Work at the Danish production company is performed in two shifts. The whole process, from assembling the individual materials to mixing and packaging, through to pick-and-place warehousing, is done almost completely automatically. This is how a total of 80 tonnes of various building materials can be manufactured per hour. This is equivalent to 75 pallets, which are prepared for shipping each hour.
The packaging for the tile cement and grout is done at five bagging machines in differently sized paper bags. In the past, only ejectors were used at these bagging machines. They used suction units to feed in and position the paper bags and open them for filling. This process was not always performed correctly. Leakage, for example, due to improperly fitted vacuum pads or the permeability of the paper bags, forced the ejectors to work at the limits of their output. At one bagging unit, the process for feeding in and opening the paper bags was so unreliable that, on average, every two to three minutes, a paper bag was not properly fed in. As a result, an employee had to be assigned to constantly monitor the conveyance process and manually intervene if needed. This situation was no longer acceptable for Operations Manager Rune Friis Vittrup, especially because the machine is used daily in constant two-shift operation.
So he looked around for another solution. The vacuum experts from Busch Vakuumteknik A/S recommended that he use a Mink MV claw vacuum pump – a new technology for generating a vacuum – and they provided a test pump. After a few days, Rune Friis Vittrup was already convinced that he had found the right solution for generating the vacuum. He tested the new vacuum pump on the bagging machine that had previously been the least reliable at conveying the paper bags.
Two ejectors were replaced by the new Mink MV claw vacuum pump.

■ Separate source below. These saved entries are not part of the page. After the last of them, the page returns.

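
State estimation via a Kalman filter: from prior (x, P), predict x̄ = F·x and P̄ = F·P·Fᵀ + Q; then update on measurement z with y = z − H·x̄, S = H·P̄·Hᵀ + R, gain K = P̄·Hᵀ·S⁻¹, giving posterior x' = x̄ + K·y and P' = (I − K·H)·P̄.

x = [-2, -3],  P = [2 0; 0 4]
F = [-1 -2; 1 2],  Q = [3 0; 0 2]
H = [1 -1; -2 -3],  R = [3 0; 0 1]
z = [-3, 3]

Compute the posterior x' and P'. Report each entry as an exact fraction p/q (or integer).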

This vacuum pump is standard-equipped with frequency control and demand-oriented control. That means that the vacuum pump detects the pumping speed needed to securely hold a paper bag. Since its installation, the paper bags have been conveyed and opened without any disruptions; it is no longer necessary to constantly monitor the process with a staff member.
In addition to a process that functions reliably, Rune Friis Vittrup sees further benefits: the new vacuum pump no longer requires compressed air to operate. That means it is independent of a compressed air supply and the costs for generating compressed air are now saved. In addition, the vacuum pump runs so quietly that it can’t be heard next to the bagging machine. Mink MV claw vacuum pumps use dry compression to compress the air that is drawn in, meaning they do not require operating fluids like oil or water. This makes the vacuum pump virtually maintenance-free.
They work with a high level of energy efficiency, as the frequency-controlled motor runs with 1.3 kW nominal current at 100 percent output. This power consumption is lower than what a compressor needs to operate two ejectors. Thanks to demand-based control, the full output is not always needed, so the vacuum pump often works at a lower speed and thus with lower current consumption. In addition, it automatically turns off as soon as packaging is finished, whereby the compressors had constantly operated for the ejectors in two-shift operation.
Because of this positive experience, Operations Manager Rune Friis Vittrup now wants to replace further ejectors with Mink MV claw vacuum pumps to ensure absolutely reliable and stable vacuum supply at his bagging machines.